BACA JUGA:Kantor Imigrasi Palembang Bakal Dirombak Total
Salah satu poin krusial dalam putusan tersebut adalah kewajiban pemerintah menjamin pendidikan gratis hingga jenjang pendidikan menengah pertama (SMP), tidak hanya di sekolah negeri tapi juga di sekolah swasta.
Herman Deru berharap forum dialog dengan Komisi X DPR RI ini menjadi wadah untuk menyampaikan aspirasi daerah, terutama terkait kesiapan anggaran dan tanggung jawab pembiayaan pendidikan di sekolah swasta.
“Kami ingin koordinasi yang jelas, agar tidak terjadi kesenjangan dalam pelaksanaan di lapangan,” tegasnya.
Sementara itu, Wakil Ketua Komisi X DPR RI, Mahfudz Abdurrahman, menegaskan bahwa pihaknya akan menggali lebih dalam soal teknis implementasi kebijakan tersebut.

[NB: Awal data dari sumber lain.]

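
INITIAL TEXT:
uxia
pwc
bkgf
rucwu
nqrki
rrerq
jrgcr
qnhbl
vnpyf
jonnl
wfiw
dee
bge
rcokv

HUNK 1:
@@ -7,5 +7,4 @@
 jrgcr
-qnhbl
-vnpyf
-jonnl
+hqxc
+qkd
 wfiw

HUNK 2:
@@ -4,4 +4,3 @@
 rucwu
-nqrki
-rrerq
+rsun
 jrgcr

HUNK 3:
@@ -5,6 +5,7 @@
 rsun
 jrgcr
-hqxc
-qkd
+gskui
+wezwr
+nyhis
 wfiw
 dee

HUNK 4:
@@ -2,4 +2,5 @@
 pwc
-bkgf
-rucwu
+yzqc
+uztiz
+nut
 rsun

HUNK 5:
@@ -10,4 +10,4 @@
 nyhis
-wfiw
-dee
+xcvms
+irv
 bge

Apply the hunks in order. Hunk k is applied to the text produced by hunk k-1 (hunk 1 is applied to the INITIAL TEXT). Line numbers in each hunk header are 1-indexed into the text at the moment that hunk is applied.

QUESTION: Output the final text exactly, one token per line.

Answer: uxia
pwc
yzqc
uztiz
nut
rsun
jrgcr
gskui
wezwr
nyhis
xcvms
irv
bge
rcokv

Derivation:
Hunk 1: at line 7 remove [qnhbl,vnpyf,jonnl] add [hqxc,qkd] -> 13 lines: uxia pwc bkgf rucwu nqrki rrerq jrgcr hqxc qkd wfiw dee bge rcokv
Hunk 2: at line 4 remove [nqrki,rrerq] add [rsun] -> 12 lines: uxia pwc bkgf rucwu rsun jrgcr hqxc qkd wfiw dee bge rcokv
Hunk 3: at line 5 remove [hqxc,qkd] add [gskui,wezwr,nyhis] -> 13 lines: uxia pwc bkgf rucwu rsun jrgcr gskui wezwr nyhis wfiw dee bge rcokv
Hunk 4: at line 2 remove [bkgf,rucwu] add [yzqc,uztiz,nut] -> 14 lines: uxia pwc yzqc uztiz nut rsun jrgcr gskui wezwr nyhis wfiw dee bge rcokv
Hunk 5: at line 10 remove [wfiw,dee] add [xcvms,irv] -> 14 lines: uxia pwc yzqc uztiz nut rsun jrgcr gskui wezwr nyhis xcvms irv bge rcokv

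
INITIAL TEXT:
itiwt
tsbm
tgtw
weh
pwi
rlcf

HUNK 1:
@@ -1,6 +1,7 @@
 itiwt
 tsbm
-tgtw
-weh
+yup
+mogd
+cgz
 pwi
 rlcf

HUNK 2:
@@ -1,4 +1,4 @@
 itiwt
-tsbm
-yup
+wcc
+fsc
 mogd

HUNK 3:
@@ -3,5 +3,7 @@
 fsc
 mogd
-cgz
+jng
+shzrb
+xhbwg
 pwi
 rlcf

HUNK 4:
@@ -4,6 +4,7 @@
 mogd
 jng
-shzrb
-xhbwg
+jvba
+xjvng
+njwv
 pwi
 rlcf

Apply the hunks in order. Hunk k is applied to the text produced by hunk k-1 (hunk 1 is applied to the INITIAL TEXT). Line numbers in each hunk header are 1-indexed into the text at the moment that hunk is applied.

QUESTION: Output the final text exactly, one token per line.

Hunk 1: at line 1 remove [tgtw,weh] add [yup,mogd,cgz] -> 7 lines: itiwt tsbm yup mogd cgz pwi rlcf
Hunk 2: at line 1 remove [tsbm,yup] add [wcc,fsc] -> 7 lines: itiwt wcc fsc mogd cgz pwi rlcf
Hunk 3: at line 3 remove [cgz] add [jng,shzrb,xhbwg] -> 9 lines: itiwt wcc fsc mogd jng shzrb xhbwg pwi rlcf
Hunk 4: at line 4 remove [shzrb,xhbwg] add [jvba,xjvng,njwv] -> 10 lines: itiwt wcc fsc mogd jng jvba xjvng njwv pwi rlcf

Answer: itiwt
wcc
fsc
mogd
jng
jvba
xjvng
njwv
pwi
rlcf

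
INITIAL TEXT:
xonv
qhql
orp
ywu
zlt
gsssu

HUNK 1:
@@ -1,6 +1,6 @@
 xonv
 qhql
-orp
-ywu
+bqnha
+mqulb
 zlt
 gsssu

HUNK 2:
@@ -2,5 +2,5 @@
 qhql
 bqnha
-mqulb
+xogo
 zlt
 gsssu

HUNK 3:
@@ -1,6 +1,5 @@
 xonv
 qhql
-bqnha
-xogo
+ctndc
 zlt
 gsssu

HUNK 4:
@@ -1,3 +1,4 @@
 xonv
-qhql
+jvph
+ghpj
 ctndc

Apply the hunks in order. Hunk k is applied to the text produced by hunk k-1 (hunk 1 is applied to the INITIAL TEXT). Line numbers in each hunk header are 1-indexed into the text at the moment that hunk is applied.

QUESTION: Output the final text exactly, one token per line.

Answer: xonv
jvph
ghpj
ctndc
zlt
gsssu

Derivation:
Hunk 1: at line 1 remove [orp,ywu] add [bqnha,mqulb] -> 6 lines: xonv qhql bqnha mqulb zlt gsssu
Hunk 2: at line 2 remove [mqulb] add [xogo] -> 6 lines: xonv qhql bqnha xogo zlt gsssu
Hunk 3: at line 1 remove [bqnha,xogo] add [ctndc] -> 5 lines: xonv qhql ctndc zlt gsssu
Hunk 4: at line 1 remove [qhql] add [jvph,ghpj] -> 6 lines: xonv jvph ghpj ctndc zlt gsssu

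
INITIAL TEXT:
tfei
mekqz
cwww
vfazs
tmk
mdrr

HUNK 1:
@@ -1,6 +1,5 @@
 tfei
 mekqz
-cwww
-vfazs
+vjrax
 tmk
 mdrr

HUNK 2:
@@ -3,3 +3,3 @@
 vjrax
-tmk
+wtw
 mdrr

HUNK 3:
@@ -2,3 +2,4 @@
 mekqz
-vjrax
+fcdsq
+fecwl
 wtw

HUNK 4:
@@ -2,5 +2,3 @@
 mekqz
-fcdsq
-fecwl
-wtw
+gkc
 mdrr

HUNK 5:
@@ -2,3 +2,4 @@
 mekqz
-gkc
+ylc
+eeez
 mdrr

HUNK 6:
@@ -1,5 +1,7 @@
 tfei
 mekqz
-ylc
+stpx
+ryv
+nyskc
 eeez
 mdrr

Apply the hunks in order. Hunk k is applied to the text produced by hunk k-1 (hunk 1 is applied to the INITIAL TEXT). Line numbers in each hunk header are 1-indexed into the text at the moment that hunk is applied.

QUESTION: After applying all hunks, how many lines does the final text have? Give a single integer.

Answer: 7

Derivation:
Hunk 1: at line 1 remove [cwww,vfazs] add [vjrax] -> 5 lines: tfei mekqz vjrax tmk mdrr
Hunk 2: at line 3 remove [tmk] add [wtw] -> 5 lines: tfei mekqz vjrax wtw mdrr
Hunk 3: at line 2 remove [vjrax] add [fcdsq,fecwl] -> 6 lines: tfei mekqz fcdsq fecwl wtw mdrr
Hunk 4: at line 2 remove [fcdsq,fecwl,wtw] add [gkc] -> 4 lines: tfei mekqz gkc mdrr
Hunk 5: at line 2 remove [gkc] add [ylc,eeez] -> 5 lines: tfei mekqz ylc eeez mdrr
Hunk 6: at line 1 remove [ylc] add [stpx,ryv,nyskc] -> 7 lines: tfei mekqz stpx ryv nyskc eeez mdrr
Final line count: 7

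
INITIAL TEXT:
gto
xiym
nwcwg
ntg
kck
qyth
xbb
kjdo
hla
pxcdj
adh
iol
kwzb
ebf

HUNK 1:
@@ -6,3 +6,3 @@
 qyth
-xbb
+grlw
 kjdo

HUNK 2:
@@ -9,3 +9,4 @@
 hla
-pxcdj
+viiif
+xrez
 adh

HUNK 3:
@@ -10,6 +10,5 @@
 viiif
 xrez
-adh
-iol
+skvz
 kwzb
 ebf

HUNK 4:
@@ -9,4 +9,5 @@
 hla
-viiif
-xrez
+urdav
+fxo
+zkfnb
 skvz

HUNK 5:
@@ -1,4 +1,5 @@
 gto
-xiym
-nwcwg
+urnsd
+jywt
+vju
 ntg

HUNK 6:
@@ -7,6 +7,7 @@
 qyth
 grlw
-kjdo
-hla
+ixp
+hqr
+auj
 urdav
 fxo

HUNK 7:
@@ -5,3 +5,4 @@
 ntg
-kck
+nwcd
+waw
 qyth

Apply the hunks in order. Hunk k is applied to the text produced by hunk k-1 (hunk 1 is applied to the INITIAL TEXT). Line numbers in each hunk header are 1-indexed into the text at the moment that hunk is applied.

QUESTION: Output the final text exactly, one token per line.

Answer: gto
urnsd
jywt
vju
ntg
nwcd
waw
qyth
grlw
ixp
hqr
auj
urdav
fxo
zkfnb
skvz
kwzb
ebf

Derivation:
Hunk 1: at line 6 remove [xbb] add [grlw] -> 14 lines: gto xiym nwcwg ntg kck qyth grlw kjdo hla pxcdj adh iol kwzb ebf
Hunk 2: at line 9 remove [pxcdj] add [viiif,xrez] -> 15 lines: gto xiym nwcwg ntg kck qyth grlw kjdo hla viiif xrez adh iol kwzb ebf
Hunk 3: at line 10 remove [adh,iol] add [skvz] -> 14 lines: gto xiym nwcwg ntg kck qyth grlw kjdo hla viiif xrez skvz kwzb ebf
Hunk 4: at line 9 remove [viiif,xrez] add [urdav,fxo,zkfnb] -> 15 lines: gto xiym nwcwg ntg kck qyth grlw kjdo hla urdav fxo zkfnb skvz kwzb ebf
Hunk 5: at line 1 remove [xiym,nwcwg] add [urnsd,jywt,vju] -> 16 lines: gto urnsd jywt vju ntg kck qyth grlw kjdo hla urdav fxo zkfnb skvz kwzb ebf
Hunk 6: at line 7 remove [kjdo,hla] add [ixp,hqr,auj] -> 17 lines: gto urnsd jywt vju ntg kck qyth grlw ixp hqr auj urdav fxo zkfnb skvz kwzb ebf
Hunk 7: at line 5 remove [kck] add [nwcd,waw] -> 18 lines: gto urnsd jywt vju ntg nwcd waw qyth grlw ixp hqr auj urdav fxo zkfnb skvz kwzb ebf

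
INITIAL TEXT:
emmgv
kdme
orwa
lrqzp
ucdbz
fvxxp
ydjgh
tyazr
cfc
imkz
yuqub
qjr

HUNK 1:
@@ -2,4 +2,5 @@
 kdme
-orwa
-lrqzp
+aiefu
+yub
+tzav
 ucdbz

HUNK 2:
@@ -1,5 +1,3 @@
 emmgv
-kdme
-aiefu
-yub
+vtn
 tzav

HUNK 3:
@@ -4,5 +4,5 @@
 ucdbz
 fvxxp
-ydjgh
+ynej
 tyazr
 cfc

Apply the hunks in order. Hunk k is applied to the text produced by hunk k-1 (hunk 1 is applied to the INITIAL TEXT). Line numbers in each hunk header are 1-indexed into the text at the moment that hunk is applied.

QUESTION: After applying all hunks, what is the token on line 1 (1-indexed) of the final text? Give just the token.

Hunk 1: at line 2 remove [orwa,lrqzp] add [aiefu,yub,tzav] -> 13 lines: emmgv kdme aiefu yub tzav ucdbz fvxxp ydjgh tyazr cfc imkz yuqub qjr
Hunk 2: at line 1 remove [kdme,aiefu,yub] add [vtn] -> 11 lines: emmgv vtn tzav ucdbz fvxxp ydjgh tyazr cfc imkz yuqub qjr
Hunk 3: at line 4 remove [ydjgh] add [ynej] -> 11 lines: emmgv vtn tzav ucdbz fvxxp ynej tyazr cfc imkz yuqub qjr
Final line 1: emmgv

Answer: emmgv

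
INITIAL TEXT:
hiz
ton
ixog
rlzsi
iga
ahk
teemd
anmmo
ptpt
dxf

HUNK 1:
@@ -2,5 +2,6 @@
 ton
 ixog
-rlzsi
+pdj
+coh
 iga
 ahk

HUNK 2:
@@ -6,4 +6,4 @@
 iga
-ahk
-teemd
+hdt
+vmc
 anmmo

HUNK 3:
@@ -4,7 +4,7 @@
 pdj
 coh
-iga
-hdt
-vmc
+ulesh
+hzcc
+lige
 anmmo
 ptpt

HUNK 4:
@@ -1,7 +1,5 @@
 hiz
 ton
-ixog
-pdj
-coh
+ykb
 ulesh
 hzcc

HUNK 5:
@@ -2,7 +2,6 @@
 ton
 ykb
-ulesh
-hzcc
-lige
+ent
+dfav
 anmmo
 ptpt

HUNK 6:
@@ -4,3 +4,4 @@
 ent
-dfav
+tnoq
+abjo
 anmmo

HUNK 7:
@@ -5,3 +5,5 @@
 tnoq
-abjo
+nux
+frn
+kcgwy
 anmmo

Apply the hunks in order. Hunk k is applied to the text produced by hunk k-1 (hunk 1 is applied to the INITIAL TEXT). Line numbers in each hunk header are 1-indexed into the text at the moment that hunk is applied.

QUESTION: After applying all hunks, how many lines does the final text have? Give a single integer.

Answer: 11

Derivation:
Hunk 1: at line 2 remove [rlzsi] add [pdj,coh] -> 11 lines: hiz ton ixog pdj coh iga ahk teemd anmmo ptpt dxf
Hunk 2: at line 6 remove [ahk,teemd] add [hdt,vmc] -> 11 lines: hiz ton ixog pdj coh iga hdt vmc anmmo ptpt dxf
Hunk 3: at line 4 remove [iga,hdt,vmc] add [ulesh,hzcc,lige] -> 11 lines: hiz ton ixog pdj coh ulesh hzcc lige anmmo ptpt dxf
Hunk 4: at line 1 remove [ixog,pdj,coh] add [ykb] -> 9 lines: hiz ton ykb ulesh hzcc lige anmmo ptpt dxf
Hunk 5: at line 2 remove [ulesh,hzcc,lige] add [ent,dfav] -> 8 lines: hiz ton ykb ent dfav anmmo ptpt dxf
Hunk 6: at line 4 remove [dfav] add [tnoq,abjo] -> 9 lines: hiz ton ykb ent tnoq abjo anmmo ptpt dxf
Hunk 7: at line 5 remove [abjo] add [nux,frn,kcgwy] -> 11 lines: hiz ton ykb ent tnoq nux frn kcgwy anmmo ptpt dxf
Final line count: 11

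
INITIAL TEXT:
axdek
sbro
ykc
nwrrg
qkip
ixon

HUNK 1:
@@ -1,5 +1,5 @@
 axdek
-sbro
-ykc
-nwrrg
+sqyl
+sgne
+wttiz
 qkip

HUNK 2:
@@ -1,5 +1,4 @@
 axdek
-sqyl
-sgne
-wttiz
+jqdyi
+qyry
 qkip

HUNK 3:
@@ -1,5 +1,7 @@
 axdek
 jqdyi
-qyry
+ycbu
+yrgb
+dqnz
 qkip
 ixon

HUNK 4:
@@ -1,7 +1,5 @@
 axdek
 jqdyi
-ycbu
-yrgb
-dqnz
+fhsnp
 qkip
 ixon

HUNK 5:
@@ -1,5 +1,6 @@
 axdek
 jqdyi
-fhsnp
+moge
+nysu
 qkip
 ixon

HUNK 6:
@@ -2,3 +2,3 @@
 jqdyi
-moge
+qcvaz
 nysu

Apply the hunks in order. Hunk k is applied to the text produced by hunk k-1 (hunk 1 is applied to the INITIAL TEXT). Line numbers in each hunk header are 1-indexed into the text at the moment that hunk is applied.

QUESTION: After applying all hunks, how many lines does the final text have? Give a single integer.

Answer: 6

Derivation:
Hunk 1: at line 1 remove [sbro,ykc,nwrrg] add [sqyl,sgne,wttiz] -> 6 lines: axdek sqyl sgne wttiz qkip ixon
Hunk 2: at line 1 remove [sqyl,sgne,wttiz] add [jqdyi,qyry] -> 5 lines: axdek jqdyi qyry qkip ixon
Hunk 3: at line 1 remove [qyry] add [ycbu,yrgb,dqnz] -> 7 lines: axdek jqdyi ycbu yrgb dqnz qkip ixon
Hunk 4: at line 1 remove [ycbu,yrgb,dqnz] add [fhsnp] -> 5 lines: axdek jqdyi fhsnp qkip ixon
Hunk 5: at line 1 remove [fhsnp] add [moge,nysu] -> 6 lines: axdek jqdyi moge nysu qkip ixon
Hunk 6: at line 2 remove [moge] add [qcvaz] -> 6 lines: axdek jqdyi qcvaz nysu qkip ixon
Final line count: 6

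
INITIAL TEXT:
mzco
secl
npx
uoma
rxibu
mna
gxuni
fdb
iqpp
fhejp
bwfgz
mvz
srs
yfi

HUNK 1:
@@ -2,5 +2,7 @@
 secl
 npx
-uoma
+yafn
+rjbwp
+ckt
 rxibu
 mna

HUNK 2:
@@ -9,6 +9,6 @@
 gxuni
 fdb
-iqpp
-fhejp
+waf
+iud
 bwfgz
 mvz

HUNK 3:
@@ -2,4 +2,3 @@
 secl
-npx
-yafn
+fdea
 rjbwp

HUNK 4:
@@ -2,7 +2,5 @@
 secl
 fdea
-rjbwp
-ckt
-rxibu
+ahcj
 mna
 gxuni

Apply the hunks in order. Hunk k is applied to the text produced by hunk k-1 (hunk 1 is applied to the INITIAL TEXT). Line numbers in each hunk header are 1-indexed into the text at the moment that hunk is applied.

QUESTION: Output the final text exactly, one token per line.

Hunk 1: at line 2 remove [uoma] add [yafn,rjbwp,ckt] -> 16 lines: mzco secl npx yafn rjbwp ckt rxibu mna gxuni fdb iqpp fhejp bwfgz mvz srs yfi
Hunk 2: at line 9 remove [iqpp,fhejp] add [waf,iud] -> 16 lines: mzco secl npx yafn rjbwp ckt rxibu mna gxuni fdb waf iud bwfgz mvz srs yfi
Hunk 3: at line 2 remove [npx,yafn] add [fdea] -> 15 lines: mzco secl fdea rjbwp ckt rxibu mna gxuni fdb waf iud bwfgz mvz srs yfi
Hunk 4: at line 2 remove [rjbwp,ckt,rxibu] add [ahcj] -> 13 lines: mzco secl fdea ahcj mna gxuni fdb waf iud bwfgz mvz srs yfi

Answer: mzco
secl
fdea
ahcj
mna
gxuni
fdb
waf
iud
bwfgz
mvz
srs
yfi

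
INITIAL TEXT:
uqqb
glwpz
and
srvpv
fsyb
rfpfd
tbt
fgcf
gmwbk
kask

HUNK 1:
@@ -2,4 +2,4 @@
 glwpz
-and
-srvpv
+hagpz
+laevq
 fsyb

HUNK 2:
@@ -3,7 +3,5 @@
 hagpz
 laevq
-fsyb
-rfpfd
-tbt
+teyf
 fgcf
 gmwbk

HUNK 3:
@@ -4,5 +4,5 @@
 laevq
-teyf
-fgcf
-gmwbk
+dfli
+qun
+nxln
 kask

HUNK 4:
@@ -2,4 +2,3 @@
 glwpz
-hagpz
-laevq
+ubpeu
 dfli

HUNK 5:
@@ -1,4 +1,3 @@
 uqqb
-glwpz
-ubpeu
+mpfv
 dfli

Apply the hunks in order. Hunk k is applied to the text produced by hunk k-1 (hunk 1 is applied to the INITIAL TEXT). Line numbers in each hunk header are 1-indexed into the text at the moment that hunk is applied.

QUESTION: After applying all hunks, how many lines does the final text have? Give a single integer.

Answer: 6

Derivation:
Hunk 1: at line 2 remove [and,srvpv] add [hagpz,laevq] -> 10 lines: uqqb glwpz hagpz laevq fsyb rfpfd tbt fgcf gmwbk kask
Hunk 2: at line 3 remove [fsyb,rfpfd,tbt] add [teyf] -> 8 lines: uqqb glwpz hagpz laevq teyf fgcf gmwbk kask
Hunk 3: at line 4 remove [teyf,fgcf,gmwbk] add [dfli,qun,nxln] -> 8 lines: uqqb glwpz hagpz laevq dfli qun nxln kask
Hunk 4: at line 2 remove [hagpz,laevq] add [ubpeu] -> 7 lines: uqqb glwpz ubpeu dfli qun nxln kask
Hunk 5: at line 1 remove [glwpz,ubpeu] add [mpfv] -> 6 lines: uqqb mpfv dfli qun nxln kask
Final line count: 6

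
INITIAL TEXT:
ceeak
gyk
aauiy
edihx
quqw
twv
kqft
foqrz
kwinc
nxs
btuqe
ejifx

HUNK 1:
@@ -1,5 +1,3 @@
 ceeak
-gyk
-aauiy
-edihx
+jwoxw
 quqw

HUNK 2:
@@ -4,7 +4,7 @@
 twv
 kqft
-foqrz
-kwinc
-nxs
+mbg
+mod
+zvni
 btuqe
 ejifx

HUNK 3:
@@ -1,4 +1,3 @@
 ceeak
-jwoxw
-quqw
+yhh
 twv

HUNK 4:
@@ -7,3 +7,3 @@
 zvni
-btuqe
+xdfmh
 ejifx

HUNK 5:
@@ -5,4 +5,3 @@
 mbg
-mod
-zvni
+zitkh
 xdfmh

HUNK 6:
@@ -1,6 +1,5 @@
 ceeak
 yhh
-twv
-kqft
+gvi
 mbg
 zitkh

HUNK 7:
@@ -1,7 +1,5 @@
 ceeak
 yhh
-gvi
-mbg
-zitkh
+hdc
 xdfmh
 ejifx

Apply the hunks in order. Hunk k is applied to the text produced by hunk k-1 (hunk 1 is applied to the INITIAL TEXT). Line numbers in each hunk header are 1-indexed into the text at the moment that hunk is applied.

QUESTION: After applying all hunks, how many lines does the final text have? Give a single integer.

Answer: 5

Derivation:
Hunk 1: at line 1 remove [gyk,aauiy,edihx] add [jwoxw] -> 10 lines: ceeak jwoxw quqw twv kqft foqrz kwinc nxs btuqe ejifx
Hunk 2: at line 4 remove [foqrz,kwinc,nxs] add [mbg,mod,zvni] -> 10 lines: ceeak jwoxw quqw twv kqft mbg mod zvni btuqe ejifx
Hunk 3: at line 1 remove [jwoxw,quqw] add [yhh] -> 9 lines: ceeak yhh twv kqft mbg mod zvni btuqe ejifx
Hunk 4: at line 7 remove [btuqe] add [xdfmh] -> 9 lines: ceeak yhh twv kqft mbg mod zvni xdfmh ejifx
Hunk 5: at line 5 remove [mod,zvni] add [zitkh] -> 8 lines: ceeak yhh twv kqft mbg zitkh xdfmh ejifx
Hunk 6: at line 1 remove [twv,kqft] add [gvi] -> 7 lines: ceeak yhh gvi mbg zitkh xdfmh ejifx
Hunk 7: at line 1 remove [gvi,mbg,zitkh] add [hdc] -> 5 lines: ceeak yhh hdc xdfmh ejifx
Final line count: 5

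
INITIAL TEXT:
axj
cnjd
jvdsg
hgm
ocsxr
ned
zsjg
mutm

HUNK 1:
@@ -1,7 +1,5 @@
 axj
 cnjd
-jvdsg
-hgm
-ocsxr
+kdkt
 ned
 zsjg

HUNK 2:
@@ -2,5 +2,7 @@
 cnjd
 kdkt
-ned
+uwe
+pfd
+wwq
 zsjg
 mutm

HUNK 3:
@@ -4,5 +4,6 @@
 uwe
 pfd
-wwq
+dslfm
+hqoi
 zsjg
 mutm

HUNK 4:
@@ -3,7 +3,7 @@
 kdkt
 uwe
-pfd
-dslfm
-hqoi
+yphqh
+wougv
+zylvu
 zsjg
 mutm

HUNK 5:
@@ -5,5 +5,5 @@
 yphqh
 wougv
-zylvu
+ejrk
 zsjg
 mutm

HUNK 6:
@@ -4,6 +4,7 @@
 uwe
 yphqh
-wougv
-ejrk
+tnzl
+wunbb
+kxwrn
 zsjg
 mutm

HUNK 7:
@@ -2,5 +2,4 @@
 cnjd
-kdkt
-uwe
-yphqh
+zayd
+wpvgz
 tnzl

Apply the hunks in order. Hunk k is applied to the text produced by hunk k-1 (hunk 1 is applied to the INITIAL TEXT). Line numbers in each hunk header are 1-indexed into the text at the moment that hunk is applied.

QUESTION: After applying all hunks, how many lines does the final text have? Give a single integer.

Answer: 9

Derivation:
Hunk 1: at line 1 remove [jvdsg,hgm,ocsxr] add [kdkt] -> 6 lines: axj cnjd kdkt ned zsjg mutm
Hunk 2: at line 2 remove [ned] add [uwe,pfd,wwq] -> 8 lines: axj cnjd kdkt uwe pfd wwq zsjg mutm
Hunk 3: at line 4 remove [wwq] add [dslfm,hqoi] -> 9 lines: axj cnjd kdkt uwe pfd dslfm hqoi zsjg mutm
Hunk 4: at line 3 remove [pfd,dslfm,hqoi] add [yphqh,wougv,zylvu] -> 9 lines: axj cnjd kdkt uwe yphqh wougv zylvu zsjg mutm
Hunk 5: at line 5 remove [zylvu] add [ejrk] -> 9 lines: axj cnjd kdkt uwe yphqh wougv ejrk zsjg mutm
Hunk 6: at line 4 remove [wougv,ejrk] add [tnzl,wunbb,kxwrn] -> 10 lines: axj cnjd kdkt uwe yphqh tnzl wunbb kxwrn zsjg mutm
Hunk 7: at line 2 remove [kdkt,uwe,yphqh] add [zayd,wpvgz] -> 9 lines: axj cnjd zayd wpvgz tnzl wunbb kxwrn zsjg mutm
Final line count: 9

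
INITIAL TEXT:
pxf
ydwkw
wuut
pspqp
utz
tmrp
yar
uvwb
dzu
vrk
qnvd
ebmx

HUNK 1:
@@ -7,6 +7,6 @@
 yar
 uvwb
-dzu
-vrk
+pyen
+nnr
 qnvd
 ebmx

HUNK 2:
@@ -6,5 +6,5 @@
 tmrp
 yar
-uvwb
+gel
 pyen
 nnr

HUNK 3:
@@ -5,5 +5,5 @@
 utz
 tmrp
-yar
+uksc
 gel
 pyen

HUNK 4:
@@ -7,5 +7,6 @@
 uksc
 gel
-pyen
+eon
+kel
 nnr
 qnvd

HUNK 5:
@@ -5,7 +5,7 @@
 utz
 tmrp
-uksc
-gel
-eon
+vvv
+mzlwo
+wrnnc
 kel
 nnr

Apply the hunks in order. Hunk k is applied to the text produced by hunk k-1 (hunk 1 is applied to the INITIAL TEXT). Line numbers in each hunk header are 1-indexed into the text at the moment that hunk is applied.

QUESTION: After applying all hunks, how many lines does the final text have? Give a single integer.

Hunk 1: at line 7 remove [dzu,vrk] add [pyen,nnr] -> 12 lines: pxf ydwkw wuut pspqp utz tmrp yar uvwb pyen nnr qnvd ebmx
Hunk 2: at line 6 remove [uvwb] add [gel] -> 12 lines: pxf ydwkw wuut pspqp utz tmrp yar gel pyen nnr qnvd ebmx
Hunk 3: at line 5 remove [yar] add [uksc] -> 12 lines: pxf ydwkw wuut pspqp utz tmrp uksc gel pyen nnr qnvd ebmx
Hunk 4: at line 7 remove [pyen] add [eon,kel] -> 13 lines: pxf ydwkw wuut pspqp utz tmrp uksc gel eon kel nnr qnvd ebmx
Hunk 5: at line 5 remove [uksc,gel,eon] add [vvv,mzlwo,wrnnc] -> 13 lines: pxf ydwkw wuut pspqp utz tmrp vvv mzlwo wrnnc kel nnr qnvd ebmx
Final line count: 13

Answer: 13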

BACA JUGA:Ini 4 Rekomendasi Wisata Religi di Riau yang Sarat Sejarah dan Nilai Spiritualitas
“Kami akan menggunakan hak bertanya dalam masa persidangan ini, agar bisa mendengar langsung dari stakeholder daerah seperti Gubernur Sumsel,” ujarnya.
Mahfudz juga memperkenalkan mitra kerja yang hadir dalam pertemuan itu, termasuk mitra baru yaitu Badan Riset dan Inovasi Nasional (BRIN), yang diharapkan bisa memberikan kontribusi ilmiah terhadap kebijakan pendidikan nasional.
Pertemuan ini diharapkan menjadi langkah awal dalam merumuskan kebijakan yang tidak hanya adil, tetapi juga realistis.
Pemerataan akses pendidikan yang berkualitas memang menjadi tujuan, namun mekanisme pelaksanaannya harus jelas agar tidak membebani satu pihak saja.